New Trust campaign to bring The Lost Words to every primary school in Suffolk

New Trust campaign to bring The Lost Words to every primary school in Suffolk

Books containing exclusive-to-Suffolk writing and illustrations will become 'seeds' to bring wildness into children's everyday lives.
Suffolk Wildlife Trust

Suffolk Wildlife Trust has launched a campaign to get a copy of The Lost Words by Robert Macfarlane and Jackie Morris into every primary school in the county.

The move, which coincides with World Book Day and will see 250 schools receive a very special edition of the book, is part of the Trust’s vision to inspire interest in the natural world and encourage children to make nature part of their everyday life.

The Lost Words, named as one of Britain’s favourite pieces of nature writing, was created to celebrate and revive once-common “natural” words – from acorn and wren, to conker and dandelion – excised from the Oxford Junior Dictionary.

With acrostic spell-poems designed to be read aloud and hand-painted illustration, the book captures the irreplaceable magic of language and nature for all ages.

The Trust is asking its supporters and members of the public to donate £10 to buy a book for a Suffolk school. Each of these books will include an exclusive, previously unpublished spell by Robert Macfarlane and a beautiful new illustration by Jackie Morris.

Every primary school pupil will also receive a special book mark, illustrated with a barn owl feather painted by Jackie Morris.

Everyone who donates to the campaign will be automatically entered into a draw to win the original feather artwork.

Sara Holman, Suffolk Wildlife Trust’s Learning Manager, said: “The Lost Words is a truly beautiful book, containing words and images to inspire young people to seek out and enjoy wild spaces close to them.
“By gifting books to Suffolk’s primary schools, we want to bring wildness into the classroom and encourage even more young people to make nature – and the wonders that it holds – part of their everyday life.” 

The campaign, as well as supplying schools with books, will include a programme of Suffolk Wildlife Trust activities (including the chance for children to write their own spell-poems) to cultivate their love of nature far beyond the book’s pages.

Jackie Morris, who has also previously provided illustrations for the Trust’s Christmas cards, described the books as seeds that could help “rewild the child.”
She added: “To see our book finding its way so fast into schools, bringing that wild focus into the classroom, growing across the artificial limitations of the school curriculum to cover so many subjects is an utter delight. So fast, it echoes the torrenting song of the skylark.
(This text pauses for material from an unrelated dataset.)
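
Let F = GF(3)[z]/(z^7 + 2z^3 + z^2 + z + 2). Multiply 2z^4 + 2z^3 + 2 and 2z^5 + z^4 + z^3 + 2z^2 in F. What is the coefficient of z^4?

1

Multiply in GF(3)[z]: (2z^4 + 2z^3 + 2)·(2z^5 + z^4 + z^3 + 2z^2) = z^9 + z^7 + 2z^5 + 2z^4 + 2z^3 + z^2.
Reduce using z^7 ≡ z^3 + 2z^2 + 2z + 1 (mod z^7 + 2z^3 + z^2 + z + 2).
Reduced: z^4 + 2z^3 + z^2 + 2z + 1.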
“I would like to say a huge thank you to Suffolk Wildlife Trust for joining with us to help plant these seeds of books. And what a wonderful way to celebrate the work of the wildlife trust in its support of the hush-winged barn owl than to see the release of this barn owl spell into the wild, the first written by Rob since the completion of The Lost Words.”

Robert Macfarlane, said: "The response to The Lost Words and its spells and creatures has been overwhelming and wondrous, from adaptations into theatre, dance and music, through to the way it has taken root in classrooms and children's lives all around the country.

“The power of the reaction speaks in part, I think, of the mix of anxiety and hope that colours our relationship with the natural world in this country at this moment. Jackie and I are thrilled at Suffolk Wildlife Trust’s project to get a copy into every primary school in Suffolk, and in this way to bring the language and knowledge of nearby nature back into the stories and vocabularies of the county's children.

“I've written a special Barn Owl 'spell', for one of the county's most iconic birds, to mark both the books and the project."

Suffolk county councillor Gordon Jones, cabinet member for children’s services, education and skills, said: “This is a fantastic initiative from the Suffolk Wildlife Trust which coincides with National Book Day. It will not only inspire children to read but will also encourage them to explore the natural world.

“Reading is an essential skill. It is enjoyable, interesting and exciting. Once children learn that, they are on the road to reading everything. The simplest way we can make sure children like reading is by finding books that they enjoy – like Lost Words by Robert Macfarlane and Jackie Morris - giving them access to those books and letting them read them.”

Suffolk Wildlife Trust has emailed every primary school about the campaign and is asking them get in touch with the Trust to arrange the delivery of their book.